Kardeşler birbirini sırtından vurmamalı Jin. Ben ve sen biriz, ayrı kanlardan olsakta kardeşiz. Kafana silah namlusu dayansa da ölürsün ama satamazsın, ben satamazdım.

Tüm bu süreç içerisinde gelişen olaylarda Jungkook'un parmağı olabilirdi ve bu oyunda da beni başrol olarak belirlemişti. Tek tek birleşen küçük puzzle parçaları ile her şey yerli yerine oturmaya başlayacaktı ve umarım bu kuyunun dibinden fazla hırpalanmadan çıkmayı başarabilecektim.

Merak etmiştim doğrusu, beni şimdi ne için deniyordu, ne için sınıyordu, kurduğu sinsi planlar neydi? Bundan saatler önce yaşanan olaylar tüm okları kuşkusuz ona çeviriyordu. Bahçe kapısından birisi içeri girmiş ve ne tesadüf Jackson'un yakınlaşmasıyla vazo saniyesinde parçalara ayrılmıştı. Karşımdaki camda gördüğüm yansıma ile akşama doğru beni sıkıştıran adamın giyinimi aynıydı. Onun bulanık olan görüntüsünü yakalayamasaydım, belkide bu kadar emin konuşamayacaktım.

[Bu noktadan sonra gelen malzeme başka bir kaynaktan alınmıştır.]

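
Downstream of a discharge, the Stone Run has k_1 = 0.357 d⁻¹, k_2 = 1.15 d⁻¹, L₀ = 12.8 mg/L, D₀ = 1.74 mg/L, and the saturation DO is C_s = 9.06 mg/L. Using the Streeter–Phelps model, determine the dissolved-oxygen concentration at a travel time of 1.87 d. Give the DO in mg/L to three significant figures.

k_1 L₀/(k_2−k_1) = 0.357×12.8/(1.15−0.357) = 4.570/0.7930 = 5.762 mg/L.
e^(−k_1 t) = e^(−0.357×1.870) = 0.5129; e^(−k_2 t) = e^(−1.15×1.870) = 0.1164.
D = 5.762 × (0.5129 − 0.1164) + 1.74 × 0.1164 = 2.285 + 0.2026 = 2.487 mg/L.
DO = C_s − D = 9.06 − 2.487 = 6.573 mg/L.

DO ≈ 6.57 mg/L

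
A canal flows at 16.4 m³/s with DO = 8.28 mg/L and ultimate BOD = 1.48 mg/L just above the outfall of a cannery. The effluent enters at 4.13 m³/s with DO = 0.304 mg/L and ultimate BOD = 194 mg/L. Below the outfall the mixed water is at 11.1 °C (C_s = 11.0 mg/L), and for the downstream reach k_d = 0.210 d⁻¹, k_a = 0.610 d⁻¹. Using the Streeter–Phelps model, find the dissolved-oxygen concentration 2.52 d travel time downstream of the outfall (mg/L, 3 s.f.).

DO ≈ 2.17 mg/L

Mixed DO = (16.4×8.28 + 4.13×0.304)/(16.4+4.13) = 137.0/20.53 = 6.675 mg/L.
Mixed L₀ = (16.4×1.48 + 4.13×194)/(20.53) = 825.5/20.53 = 40.21 mg/L.
Initial deficit D₀ = C_s − DO₀ = 11.0 − 6.675 = 4.325 mg/L.
D(2.52) = [0.210×40.21/(0.610−0.210)](e^(−0.210×2.52) − e^(−0.610×2.52)) + 4.325 e^(−0.610×2.52)
= 21.11 × (0.5891 − 0.2150) + 4.325 × 0.2150 = 8.827 mg/L.
DO = 11.0 − 8.827 = 2.173 mg/L.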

Hırıltılı ve yeterince ustaca çalışılmış değişik bir ses tonu ile kendini çok iyi gizlemişti. Daha kim olduğunu seçemediğim adam ile aramda ki bu tuhaf diyalog, aklıma sadece Jeon Jungkook'u getiriyordu. Bu derece usta bir işi sadece o yapabilirdi. Konuşması Japonca değildi, hangi dili bildiğim hakkında da bilgisi vardı. Jungkook tehdid etmekten asla çekinmezdi. Söylediği cümle benim için yeterince çeldiriciydi.